A long-running spat between U.S. and European financial regulators may soon come to a close. In an interview with the Financial Times Sunday, the chief American regulator signaled he was prepared to make concessions and end a public dispute over how to regulate the $553 trillion global derivatives market.

The move comes a little over a year before President Barack Obama prepares to leave office.

“I don’t normally give any predictions,” Tim Massad, chairman of the U.S. Commodity Futures Trading Commission, told FT. “But since I might not have a job at the end of that presidency, I’m determined to get this done.”

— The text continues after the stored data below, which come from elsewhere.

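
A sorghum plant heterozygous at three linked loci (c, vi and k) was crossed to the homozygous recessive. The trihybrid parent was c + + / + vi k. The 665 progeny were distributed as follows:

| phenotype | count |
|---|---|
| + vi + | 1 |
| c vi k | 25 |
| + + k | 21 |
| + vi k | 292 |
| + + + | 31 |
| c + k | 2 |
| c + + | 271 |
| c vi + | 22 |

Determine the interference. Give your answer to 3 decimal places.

The two rarest classes, c + k and + vi +, are the double crossovers. Comparing them with the parentals, only the k allele has switched, so k is the middle locus and the order is c – k – vi.
c–k: (56 + 3)/665 = 0.0887; k–vi: (43 + 3)/665 = 0.0692.
Expected DCO frequency = 0.0887 × 0.0692 ≈ 0.00614; observed = 3/665 ≈ 0.00451.
Coefficient of coincidence = 0.00451/0.00614 ≈ 0.735; interference = 1 − 0.735 = 0.265.

0.265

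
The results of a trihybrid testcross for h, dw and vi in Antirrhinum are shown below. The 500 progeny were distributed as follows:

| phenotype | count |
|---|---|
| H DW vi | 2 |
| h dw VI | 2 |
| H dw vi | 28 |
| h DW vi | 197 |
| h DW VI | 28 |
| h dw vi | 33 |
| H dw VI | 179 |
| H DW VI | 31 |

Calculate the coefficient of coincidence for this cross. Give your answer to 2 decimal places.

0.49

The two most frequent reciprocal classes, h DW vi and H dw VI, are the parental types, so the F1 was h DW vi / H dw VI.
The two rarest classes, H DW vi and h dw VI, are the double crossovers. Comparing them with the parentals, only the h allele has switched, so h is the middle locus and the order is vi – h – dw.
vi–h: (56 + 4)/500 = 0.1200; h–dw: (64 + 4)/500 = 0.1360.
Expected DCO frequency = 0.1200 × 0.1360 ≈ 0.01632; observed = 4/500 ≈ 0.00800.
Coefficient of coincidence = 0.00800/0.01632 ≈ 0.49.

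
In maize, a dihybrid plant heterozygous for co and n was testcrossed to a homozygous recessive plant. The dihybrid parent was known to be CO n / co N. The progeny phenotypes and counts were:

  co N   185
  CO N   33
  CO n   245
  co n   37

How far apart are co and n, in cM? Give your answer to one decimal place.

14.0 cM

The recombinant classes are CO N and co n: 33 + 37 = 70.
Recombination frequency = 70/500 = 0.1400 ≈ 14.0%, i.e. 14.0 cM.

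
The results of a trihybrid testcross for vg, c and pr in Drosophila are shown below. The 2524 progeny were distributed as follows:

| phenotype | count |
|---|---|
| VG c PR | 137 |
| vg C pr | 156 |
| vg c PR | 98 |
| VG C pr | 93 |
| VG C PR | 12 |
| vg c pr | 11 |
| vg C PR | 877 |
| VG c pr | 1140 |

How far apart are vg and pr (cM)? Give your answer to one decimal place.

12.5 cM

The two most frequent reciprocal classes, VG c pr and vg C PR, are the parental types, so the F1 was VG c pr / vg C PR.
The two rarest classes, vg c pr and VG C PR, are the double crossovers. Comparing them with the parentals, only the vg allele has switched, so vg is the middle locus and the order is pr – vg – c.
Crossovers in the pr–vg interval produce the single-crossover classes VG c PR and vg C pr (137 + 156 = 293) plus the double crossovers (23).
RF(pr–vg) = (293 + 23) / 2524 = 316/2524 = 0.1252 → 12.5 cM.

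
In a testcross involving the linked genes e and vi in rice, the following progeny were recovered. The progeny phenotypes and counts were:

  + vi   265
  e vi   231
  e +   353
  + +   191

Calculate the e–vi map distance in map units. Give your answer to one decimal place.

40.6 map units

The two most frequent classes, + vi (265) and e + (353), are the parental types, so the F1 was + vi / e +.
The recombinant classes are + + and e vi: 191 + 231 = 422.
Recombination frequency = 422/1040 = 0.4058 ≈ 40.6%, i.e. 40.6 map units.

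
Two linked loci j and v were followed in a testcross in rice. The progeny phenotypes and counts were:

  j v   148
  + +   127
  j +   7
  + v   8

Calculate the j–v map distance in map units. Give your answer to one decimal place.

The two most frequent classes, + + (127) and j v (148), are the parental types, so the F1 was + + / j v.
The recombinant classes are + v and j +: 8 + 7 = 15.
Recombination frequency = 15/290 = 0.0517 ≈ 5.2%, i.e. 5.2 map units.

5.2 map units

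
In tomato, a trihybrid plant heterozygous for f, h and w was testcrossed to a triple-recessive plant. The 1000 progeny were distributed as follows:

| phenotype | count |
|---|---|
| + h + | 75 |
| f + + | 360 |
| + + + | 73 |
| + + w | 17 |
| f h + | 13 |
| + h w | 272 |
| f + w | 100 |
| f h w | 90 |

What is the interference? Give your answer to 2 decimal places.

The two most frequent reciprocal classes, f + + and + h w, are the parental types, so the F1 was f + + / + h w.
The two rarest classes, f h + and + + w, are the double crossovers. Comparing them with the parentals, only the h allele has switched, so h is the middle locus and the order is w – h – f.
w–h: (175 + 30)/1000 = 0.2050; h–f: (163 + 30)/1000 = 0.1930.
Expected DCO frequency = 0.2050 × 0.1930 ≈ 0.03956; observed = 30/1000 ≈ 0.03000.
Coefficient of coincidence = 0.03000/0.03956 ≈ 0.76; interference = 1 − 0.76 = 0.24.

0.24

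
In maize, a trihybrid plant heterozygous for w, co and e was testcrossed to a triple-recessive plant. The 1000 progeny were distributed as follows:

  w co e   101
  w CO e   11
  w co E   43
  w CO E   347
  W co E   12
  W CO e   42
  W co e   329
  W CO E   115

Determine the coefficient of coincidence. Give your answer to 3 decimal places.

0.891

The two most frequent reciprocal classes, w CO E and W co e, are the parental types, so the F1 was w CO E / W co e.
The two rarest classes, w CO e and W co E, are the double crossovers. Comparing them with the parentals, only the e allele has switched, so e is the middle locus and the order is co – e – w.
co–e: (85 + 23)/1000 = 0.1080; e–w: (216 + 23)/1000 = 0.2390.
Expected DCO frequency = 0.1080 × 0.2390 ≈ 0.02581; observed = 23/1000 ≈ 0.02300.
Coefficient of coincidence = 0.02300/0.02581 ≈ 0.891.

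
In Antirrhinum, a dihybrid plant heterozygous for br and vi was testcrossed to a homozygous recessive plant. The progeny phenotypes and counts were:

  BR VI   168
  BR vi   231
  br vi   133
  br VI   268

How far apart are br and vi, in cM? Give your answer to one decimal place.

37.6 cM

The two most frequent classes, BR vi (231) and br VI (268), are the parental types, so the F1 was BR vi / br VI.
The recombinant classes are BR VI and br vi: 168 + 133 = 301.
Recombination frequency = 301/800 = 0.3762 ≈ 37.6%, i.e. 37.6 cM.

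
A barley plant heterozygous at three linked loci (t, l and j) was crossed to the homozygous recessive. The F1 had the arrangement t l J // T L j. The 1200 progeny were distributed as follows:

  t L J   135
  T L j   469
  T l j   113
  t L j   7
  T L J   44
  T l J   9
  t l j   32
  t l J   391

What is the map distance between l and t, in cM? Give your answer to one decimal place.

The two rarest classes, T l J and t L j, are the double crossovers. Comparing them with the parentals, only the t allele has switched, so t is the middle locus and the order is j – t – l.
Crossovers in the t–l interval produce the single-crossover classes t L J and T l j (135 + 113 = 248) plus the double crossovers (16).
RF(t–l) = (248 + 16) / 1200 = 264/1200 = 0.2200 → 22.0 cM.

22.0 cM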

Last week, the European Union appeared to loosen its position and proposed an oversight model more in line with U.S.-style rules, which require a higher amount of collateral to cover trades of derivatives, a type of financial contract. That move raised hopes of a potential agreement. Without a common system in place, investors worry they could be penalized and forced to withdraw from one jurisdiction in favor of the other. Each side says its regulations are more rigorous than the other.

Transatlantic regulators have disagreed for more than two years about each other’s rules on so-called clearinghouses — a major aspect of reform in the wake of the financial crisis.

The institutions act as trade counterparts, guaranteeing deals among investors and minimizing the impact of potential losses. In particular, the United States and Europe have sparred over each other’s requirements for the initial margin put up by customers of clearinghouse members, or the amount of collateral that’s required to cover losses in case of default.

Under U.S. rules, clearinghouses would have to impose a higher initial margin for futures trading. Still, EU regulators have said they worry U.S. oversight isn’t strong enough.

American and European markets account for the vast majority of worldwide swaps and futures.

FT reported the European Union already officially has recognized nine other regulatory systems as having equivalent clearinghouse rules.